I had a phone on the porch. With it I negotiated with my dentist to pay over time for the children’s dental care, prevailed upon the electric company to accept a partial payment, begged the oil company for a small delivery to tide us over until pay day. I had a computer on the porch so I could work a second and third job, using my research skills to bring in much needed money.

The proximity of the porch to the kitchen came in handy when little thieves would grab the refrigerator door handle in search of lunch meat, bread, fruit.  I guarded the food fiercely, for there was no money for more. They were well fed only because my parents or my favorite uncle would drop by every week or so with grocery bags brimming with healthy basics and decadent treats.

My coffee pot was close by for frequent refills. I would drink from my mug, smoke a cigarette, and steer the family ship past one obstacle, then another, and another.  New shoes (three sizes in one year?), highwater pants (can I let the hem down?), field trips (you need how much money by tomorrow?).
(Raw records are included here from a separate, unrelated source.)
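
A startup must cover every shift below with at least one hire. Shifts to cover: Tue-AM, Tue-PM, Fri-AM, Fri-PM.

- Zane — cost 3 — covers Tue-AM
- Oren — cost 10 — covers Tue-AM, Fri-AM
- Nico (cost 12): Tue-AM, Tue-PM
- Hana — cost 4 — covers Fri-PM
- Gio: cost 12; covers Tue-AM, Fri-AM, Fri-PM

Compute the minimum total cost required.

24

The greedy cost-per-new-shift heuristic would pick Zane, Hana, Oren, and Nico for 29, but a cheaper cover exists.
Choose Nico and Gio: together they cover Tue-AM, Tue-PM, Fri-AM, Fri-PM — every shift.
Total cost: 12 + 12 = 24.
No cover costs less than 24.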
But my porch was also a place for me to read, to write, to dream. One child or another would escape the noise that permeated the house to sit on the porch with me, confide a sorrow or a triumph, or just enjoy companionable silence among the trees. Cats stretched out on the window sill, chattering at birds.

I don’t have a porch any more. Just a utilitarian step to the sidewalk. The children are all gone to their own lives. But I have the memory of that porch and a challenging life well lived.

BOLLI Matters feature writer Donna Johns

Donna is a teacher/librarian, writer of unpublished romance novels, sometime director of community theater and BOLLI member. She has two fantastic faux knees which set off the metal detectors at Fenway Park.

4 thoughts on “MEMOIR FROM DONNA: THE BACK PORCH”

  1. Hello Donna, it was a real treat to read this ode to your long-ago porch this morning. I felt right at home there with you.

  2. That’s a great memory, Donna. I have always loved porches, whether of the outdoor (like yours) or screened-in variety. In the triple-decker I grew up in on the third floor in Dorchester, we had an outdoor back porch facing the communal yard of a few different houses and an enclosed but unheated front porch that my brother and I used as a bowling alley!